SalemNews.com, Salem, MA

Business

October 31, 2012

Local designers race to redesign rooms to benefit the Furniture Bank

MARBLEHEAD — Paula Gaull is used to bringing tired rooms back to life. As a redesigner — someone who uses your own things to redecorate a room — she stages homes for sale and helps other clients rearrange what they have.

Tomorrow night, she’ll be doing it for a good cause. She is one of three North Shore designers taking part in a furniture challenge, presented by the North Shore Association of Realtors, to highlight the work of the Furniture Bank Program run by the Massachusetts Coalition for the Homeless.

Each team will have one hour to create signature spaces from empty, 13-by-13-foot rooms using furniture that has been donated for use by low-income families or those making the transition from homelessness. The furniture used in the challenge will then be raffled off. The whole thing takes place in the group’s furniture warehouse in Lynn.

In addition to Gaull, who owns New Leaf Redesign of Marblehead, designers will include Danika Herrick of Beverly, who runs the Gorgeous Shiny Things blog, and A.J. Aubrey of the Pure and Simple Home store of Topsfield.

Gaull, who is originally from Marblehead, moved back to town four years ago after a number of years living in and around the North Shore.

She didn’t start her career as a redesigner. She had a 20-year career in marketing, public relations, advertising and real estate. Her last job in the corporate world was with the former software company called Groove Networks of Beverly at a time when Microsoft bought the company.

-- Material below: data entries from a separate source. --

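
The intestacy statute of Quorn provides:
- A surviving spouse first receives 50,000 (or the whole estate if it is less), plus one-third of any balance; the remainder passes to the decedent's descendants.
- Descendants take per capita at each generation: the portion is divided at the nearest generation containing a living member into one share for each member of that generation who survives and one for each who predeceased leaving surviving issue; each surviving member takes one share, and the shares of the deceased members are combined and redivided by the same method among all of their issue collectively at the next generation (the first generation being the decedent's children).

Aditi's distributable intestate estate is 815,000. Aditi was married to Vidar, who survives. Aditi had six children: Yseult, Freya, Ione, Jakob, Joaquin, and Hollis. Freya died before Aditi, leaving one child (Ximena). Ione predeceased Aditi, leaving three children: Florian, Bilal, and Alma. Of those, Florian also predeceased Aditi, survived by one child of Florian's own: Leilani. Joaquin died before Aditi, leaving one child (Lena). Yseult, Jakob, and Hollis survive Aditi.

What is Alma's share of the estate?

Vidar first takes 50,000, leaving a balance of 765,000. Vidar then takes one-third of the balance (255,000), for a total of 305,000. The remaining 510,000 passes to the descendants.
The descendants' portion (510,000) is divided at the children's generation into 6 shares of 85,000. Yseult, Jakob, and Hollis each take 85,000. The 3 shares of the deceased (Freya, Ione, and Joaquin) are combined into a pool of 255,000.
That pool (255,000) is divided at the grandchildren's generation into 5 shares of 51,000. Ximena, Bilal, Alma, and Lena each take 51,000. The remaining share for the deceased Florian (51,000) is carried to the next generation.
That pool (51,000) passes entirely to Leilani, the sole taker at the great-grandchildren's generation.

Alma receives 51,000.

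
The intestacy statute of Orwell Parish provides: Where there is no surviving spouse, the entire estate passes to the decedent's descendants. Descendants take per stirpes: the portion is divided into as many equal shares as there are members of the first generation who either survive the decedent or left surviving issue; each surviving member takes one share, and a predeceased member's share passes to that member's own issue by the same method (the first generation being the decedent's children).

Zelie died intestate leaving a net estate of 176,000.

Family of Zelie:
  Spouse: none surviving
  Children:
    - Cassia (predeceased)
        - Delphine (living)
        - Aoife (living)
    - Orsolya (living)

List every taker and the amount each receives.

Delphine: 44,000; Aoife: 44,000; Orsolya: 88,000

The entire 176,000 passes to the descendants.
That amount (176,000) is divided into 2 shares of 88,000: Orsolya takes 88,000; Cassia's 88,000 share passes to Cassia's issue.
Cassia's share (88,000) is divided into 2 shares of 44,000: Delphine and Aoife each take 44,000.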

“I remember sitting in my cubicle there saying, ‘Oh, my God, everything is so gray. My days are completely gray. I need to be in color, I need to be surrounded by color,’” Gaull said.

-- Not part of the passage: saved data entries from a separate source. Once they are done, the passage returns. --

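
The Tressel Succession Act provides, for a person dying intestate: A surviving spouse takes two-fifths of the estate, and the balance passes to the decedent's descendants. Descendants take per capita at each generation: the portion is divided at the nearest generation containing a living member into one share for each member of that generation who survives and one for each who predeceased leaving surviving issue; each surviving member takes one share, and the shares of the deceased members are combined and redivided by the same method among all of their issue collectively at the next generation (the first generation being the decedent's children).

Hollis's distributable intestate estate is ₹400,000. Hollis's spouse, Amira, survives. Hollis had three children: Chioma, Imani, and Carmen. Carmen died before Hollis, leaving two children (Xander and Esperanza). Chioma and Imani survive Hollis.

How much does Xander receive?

Xander receives ₹40,000.

Amira takes two-fifths of ₹400,000 = ₹160,000. The remaining ₹240,000 passes to the descendants.
The descendants' portion (₹240,000) is divided at the children's generation into 3 shares of ₹80,000. Chioma and Imani each take ₹80,000. The remaining share for the deceased Carmen (₹80,000) is carried to the next generation.
That pool (₹80,000) is divided at the grandchildren's generation equally among Xander and Esperanza: ₹40,000 each.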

At the time, she was looking for someone to help her redecorate a room, and she looked into using a redesigner, someone who uses your own stuff to redecorate. She found out there was training for this, and it was as if a light bulb went off in her head. She reconnected with a childhood friend who trained other redesigners in California, a move that led her to quit her job and start her company.